The movie is best seen two or more times. The plot is not incoherent, as some writing here have found it, but complex. And part of the job of a re-viewing is seeing all the subtle ways the lives of the different characters are bound up with the lives of the other principle characters. Gradually we are given more and more information about the characters, and when we receive the last bits in the final seconds of the movie, the effect, at least for me, is staggering.

The acting is superb. Bruce Greenwood, a staple of Atom Egoyen films, is marvelous as the accountant. His character is also the hardest to figure out. It is only near the very end of the movie when we have enough evidence of what has happened to him that we are able to understand what makes him tick. Mia Kirshner is good in her role as the stripper in the club who has a very unusual relationship with the account. Again, the dynamics of their connection is not explained until the very last shot in the film. But the kudos for the most impressive job in this film goes to the tragically underrated and underappreciated Elias Koteas, as the club DJ and estranged boyfriend of the stripper. In most films, Koteas has only a very small role to work with, such as LIVING OUT LOUD (where he plays "the kisser" [check the credits! that's his character's name!] the man Holly Hunter meets very briefly on the back landing of a nightclub) or as the morally conflicted captain who is relieved of his duty for showing too much concern for the well-being of his men in THE THIN RED LINE. EXOTICA gives us a hint of what he could do with more significant roles.

EXOTICA has one of the most surreal scenes I have ever seen: Mia Kirshner dressed as a Catholic schoolgirl, signing in American Sign Language the lyrics of Leonard Cohen's "Everybody Knows", while she does a strip dance (again, not as sexy as it might sound).
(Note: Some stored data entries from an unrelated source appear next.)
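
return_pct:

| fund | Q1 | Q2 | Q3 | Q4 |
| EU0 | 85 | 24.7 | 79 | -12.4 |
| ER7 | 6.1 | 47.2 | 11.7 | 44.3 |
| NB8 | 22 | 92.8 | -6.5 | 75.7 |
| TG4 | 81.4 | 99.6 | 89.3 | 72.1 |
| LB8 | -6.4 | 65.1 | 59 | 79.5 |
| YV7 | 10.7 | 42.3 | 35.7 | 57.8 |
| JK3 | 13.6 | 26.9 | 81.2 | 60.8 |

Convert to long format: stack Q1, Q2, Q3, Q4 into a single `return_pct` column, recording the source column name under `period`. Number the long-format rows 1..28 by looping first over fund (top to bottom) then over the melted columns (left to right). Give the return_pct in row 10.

28 rows total (7 × 4). Row 10: index ⌊(10-1)/4⌋ = 2 into fund → NB8; (10-1) mod 4 = 1 into the melted columns → Q2.
So row 10 is (NB8, Q2, 92.8); return_pct = 92.8.

92.8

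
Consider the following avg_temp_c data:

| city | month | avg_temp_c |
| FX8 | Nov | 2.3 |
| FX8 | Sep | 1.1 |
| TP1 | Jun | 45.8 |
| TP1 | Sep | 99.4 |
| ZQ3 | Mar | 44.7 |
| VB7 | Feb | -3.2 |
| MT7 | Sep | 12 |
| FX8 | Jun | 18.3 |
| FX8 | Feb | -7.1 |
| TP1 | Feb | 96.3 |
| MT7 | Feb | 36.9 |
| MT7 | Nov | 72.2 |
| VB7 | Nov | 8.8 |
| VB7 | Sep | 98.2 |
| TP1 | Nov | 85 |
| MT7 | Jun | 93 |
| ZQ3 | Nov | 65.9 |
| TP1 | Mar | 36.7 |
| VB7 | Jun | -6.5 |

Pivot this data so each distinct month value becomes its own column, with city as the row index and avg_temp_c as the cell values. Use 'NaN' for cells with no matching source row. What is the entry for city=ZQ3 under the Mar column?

44.7

The long row with city=ZQ3, month=Mar has avg_temp_c=44.7.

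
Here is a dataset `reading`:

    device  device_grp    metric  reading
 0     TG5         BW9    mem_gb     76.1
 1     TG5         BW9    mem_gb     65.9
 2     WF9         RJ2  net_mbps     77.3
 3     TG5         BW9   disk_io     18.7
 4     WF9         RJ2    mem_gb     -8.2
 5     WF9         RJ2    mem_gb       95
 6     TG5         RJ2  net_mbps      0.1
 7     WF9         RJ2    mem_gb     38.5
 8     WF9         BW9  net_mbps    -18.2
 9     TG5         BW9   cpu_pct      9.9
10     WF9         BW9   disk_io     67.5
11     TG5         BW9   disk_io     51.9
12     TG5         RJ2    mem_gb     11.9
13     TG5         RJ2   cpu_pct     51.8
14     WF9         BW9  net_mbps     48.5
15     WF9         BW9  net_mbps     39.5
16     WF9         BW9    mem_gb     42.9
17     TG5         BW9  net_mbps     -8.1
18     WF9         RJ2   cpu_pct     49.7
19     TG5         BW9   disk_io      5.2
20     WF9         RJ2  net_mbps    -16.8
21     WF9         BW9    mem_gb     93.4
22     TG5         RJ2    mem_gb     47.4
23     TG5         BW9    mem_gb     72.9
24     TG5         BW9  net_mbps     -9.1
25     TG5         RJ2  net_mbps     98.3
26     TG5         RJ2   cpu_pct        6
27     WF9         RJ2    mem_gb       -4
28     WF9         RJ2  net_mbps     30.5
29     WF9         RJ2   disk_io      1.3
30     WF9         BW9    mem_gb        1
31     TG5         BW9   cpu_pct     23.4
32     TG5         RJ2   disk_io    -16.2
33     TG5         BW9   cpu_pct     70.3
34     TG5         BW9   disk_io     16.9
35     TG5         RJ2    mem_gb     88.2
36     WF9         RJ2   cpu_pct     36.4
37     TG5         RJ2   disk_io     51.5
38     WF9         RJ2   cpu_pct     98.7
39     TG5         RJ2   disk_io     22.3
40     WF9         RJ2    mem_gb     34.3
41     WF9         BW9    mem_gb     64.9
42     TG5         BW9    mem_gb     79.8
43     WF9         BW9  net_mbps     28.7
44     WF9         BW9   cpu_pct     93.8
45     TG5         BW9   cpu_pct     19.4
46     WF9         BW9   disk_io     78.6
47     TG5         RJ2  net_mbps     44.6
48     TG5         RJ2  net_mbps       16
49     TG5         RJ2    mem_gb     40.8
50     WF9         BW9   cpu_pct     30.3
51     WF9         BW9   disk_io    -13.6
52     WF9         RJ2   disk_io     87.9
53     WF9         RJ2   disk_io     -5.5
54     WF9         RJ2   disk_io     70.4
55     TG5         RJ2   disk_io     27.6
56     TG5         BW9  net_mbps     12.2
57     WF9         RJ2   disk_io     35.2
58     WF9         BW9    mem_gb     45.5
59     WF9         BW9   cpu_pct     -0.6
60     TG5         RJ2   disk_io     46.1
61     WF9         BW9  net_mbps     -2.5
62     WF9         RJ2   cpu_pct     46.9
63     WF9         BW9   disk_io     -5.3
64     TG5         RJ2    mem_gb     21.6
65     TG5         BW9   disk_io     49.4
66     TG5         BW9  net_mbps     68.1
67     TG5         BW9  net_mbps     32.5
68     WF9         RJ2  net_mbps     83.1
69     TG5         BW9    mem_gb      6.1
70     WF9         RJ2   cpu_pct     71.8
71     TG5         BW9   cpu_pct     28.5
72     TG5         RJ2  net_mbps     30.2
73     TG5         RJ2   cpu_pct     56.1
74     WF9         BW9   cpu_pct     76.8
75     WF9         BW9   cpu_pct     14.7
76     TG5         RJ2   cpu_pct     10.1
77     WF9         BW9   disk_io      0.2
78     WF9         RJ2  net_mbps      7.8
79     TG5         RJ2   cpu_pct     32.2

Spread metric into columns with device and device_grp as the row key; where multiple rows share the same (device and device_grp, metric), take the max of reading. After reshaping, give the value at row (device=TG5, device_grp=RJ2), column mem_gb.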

So, while not even remotely a sex film, this is an exceptionally complex and intelligent one about the intricacies of human relationships. In closing I would like to agree with the reviewer who found the cover of the video/DVD to be horrid. It seriously misrepresents the nature of the film. This is very much an "art" film, not an erotic one.

Rating: 5 stars
Summary: Multi-layered, haunting piece of film mastery.
Review: While Canadian writer-director Atom Egoyan may be best known for his sweeping, 1997 adaptation of Russel Banks' novel The Sweet Hereafter (for which he was nominated for a best directing Oscar), Exotica vastly surpasses Hereafter in its deeply layered secrets and complexity. "You have to convince yourself that this person has something hidden, that you have to find yourself," states a character at the beginning of the film. Each of these characters--the DJ of Club Exotica (Elias Koteas), the pregnant owner of the club (Egoyan's wife Arsinee Khanjian), the mysterious, school girl dancer (Mia Kirshner), her most frequent customer (Bruce Greenwood), and the lonely owner of an exotic pet store (Don McKellar)--has something hidden, deep within the interactions between each other and the non-linear storytelling of Exotica, which multiple viewings enhance to even greater detail.
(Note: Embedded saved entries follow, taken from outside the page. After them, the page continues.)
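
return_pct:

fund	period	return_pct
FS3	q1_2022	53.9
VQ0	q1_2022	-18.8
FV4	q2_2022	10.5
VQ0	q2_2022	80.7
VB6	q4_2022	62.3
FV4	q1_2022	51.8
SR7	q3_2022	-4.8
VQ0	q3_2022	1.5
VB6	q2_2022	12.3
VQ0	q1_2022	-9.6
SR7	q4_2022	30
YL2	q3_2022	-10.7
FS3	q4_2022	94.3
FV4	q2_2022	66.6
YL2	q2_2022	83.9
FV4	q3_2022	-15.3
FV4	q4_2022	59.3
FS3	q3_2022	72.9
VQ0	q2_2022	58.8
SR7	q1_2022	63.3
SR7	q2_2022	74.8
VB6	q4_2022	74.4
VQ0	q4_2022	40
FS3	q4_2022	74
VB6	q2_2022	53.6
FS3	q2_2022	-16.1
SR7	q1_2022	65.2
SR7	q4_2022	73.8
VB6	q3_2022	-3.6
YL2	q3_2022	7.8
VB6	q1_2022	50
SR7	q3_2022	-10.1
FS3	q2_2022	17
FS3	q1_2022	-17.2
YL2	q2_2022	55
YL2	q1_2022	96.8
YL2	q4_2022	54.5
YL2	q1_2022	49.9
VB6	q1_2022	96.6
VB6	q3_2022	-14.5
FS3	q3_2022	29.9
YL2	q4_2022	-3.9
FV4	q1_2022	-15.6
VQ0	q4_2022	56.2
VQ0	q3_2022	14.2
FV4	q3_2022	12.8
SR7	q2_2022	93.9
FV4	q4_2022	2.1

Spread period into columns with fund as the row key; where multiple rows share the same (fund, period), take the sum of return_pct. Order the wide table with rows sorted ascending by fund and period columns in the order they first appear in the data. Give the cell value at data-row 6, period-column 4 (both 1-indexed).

With rows sorted ascending by fund, row 6 is fund=YL2. period columns in first-appearance order: q1_2022, q2_2022, q4_2022, q3_2022; column 4 is q3_2022.
Long rows with fund=YL2, period=q3_2022: -10.7 + 7.8 = -2.9.

-2.9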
After winning many Genie Awards (the Canadian equivelant of the American Oscar) including best director and picture, as well as being hailed as a "Miramax Classic" on the box, one would think that the DVD would be filled with lots of added bonuses, and at the very least: a theatrical trailer. Alas, the Exotica DVD boasts no special features, if you don't count the gorgeous widescreen transfer, much to my own dismay.
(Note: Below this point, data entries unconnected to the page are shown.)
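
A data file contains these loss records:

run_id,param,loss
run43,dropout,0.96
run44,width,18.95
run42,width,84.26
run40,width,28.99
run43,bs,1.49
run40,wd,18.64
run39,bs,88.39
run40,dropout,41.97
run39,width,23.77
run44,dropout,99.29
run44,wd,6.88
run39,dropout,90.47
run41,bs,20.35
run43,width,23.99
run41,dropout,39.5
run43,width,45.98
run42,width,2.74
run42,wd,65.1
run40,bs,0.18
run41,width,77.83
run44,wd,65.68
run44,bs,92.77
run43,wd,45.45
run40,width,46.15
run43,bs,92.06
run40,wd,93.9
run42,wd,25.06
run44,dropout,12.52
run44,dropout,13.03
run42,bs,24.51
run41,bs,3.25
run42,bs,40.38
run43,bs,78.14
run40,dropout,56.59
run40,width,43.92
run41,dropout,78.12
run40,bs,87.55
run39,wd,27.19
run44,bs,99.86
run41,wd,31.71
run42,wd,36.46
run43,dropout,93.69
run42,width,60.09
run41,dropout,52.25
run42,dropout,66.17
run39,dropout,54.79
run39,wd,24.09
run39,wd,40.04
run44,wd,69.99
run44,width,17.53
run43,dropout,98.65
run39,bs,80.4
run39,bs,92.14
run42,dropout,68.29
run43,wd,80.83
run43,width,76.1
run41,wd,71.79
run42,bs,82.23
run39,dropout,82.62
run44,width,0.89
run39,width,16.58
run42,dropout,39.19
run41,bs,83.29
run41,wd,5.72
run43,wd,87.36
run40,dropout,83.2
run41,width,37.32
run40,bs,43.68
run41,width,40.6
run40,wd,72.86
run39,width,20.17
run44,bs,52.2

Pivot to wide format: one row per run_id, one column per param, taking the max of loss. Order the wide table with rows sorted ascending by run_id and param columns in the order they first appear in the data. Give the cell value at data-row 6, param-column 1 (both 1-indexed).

With rows sorted ascending by run_id, row 6 is run_id=run44. param columns in first-appearance order: dropout, width, bs, wd; column 1 is dropout.
Long rows with run_id=run44, param=dropout: max(99.29, 12.52, 13.03) = 99.29.

99.29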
Since many critics praised the film when it was released in 1994, especially Roger Ebert, there is hope that a new DVD will be created. The Criterion Collection includes numerous foreign, avant-garde, cultish films on DVD, most all of them boasting quite a few, excellent special features (especially the sadly-out-of-print Sid & Nancy DVD; but not for the feature-less Night Porter disc). One would hope, with the support of a few major critics and strong following, that Mirimax (or Criterion) would release a new version of this DVD, featuring all the added features, commentaries, bios that the film rightfully deserves.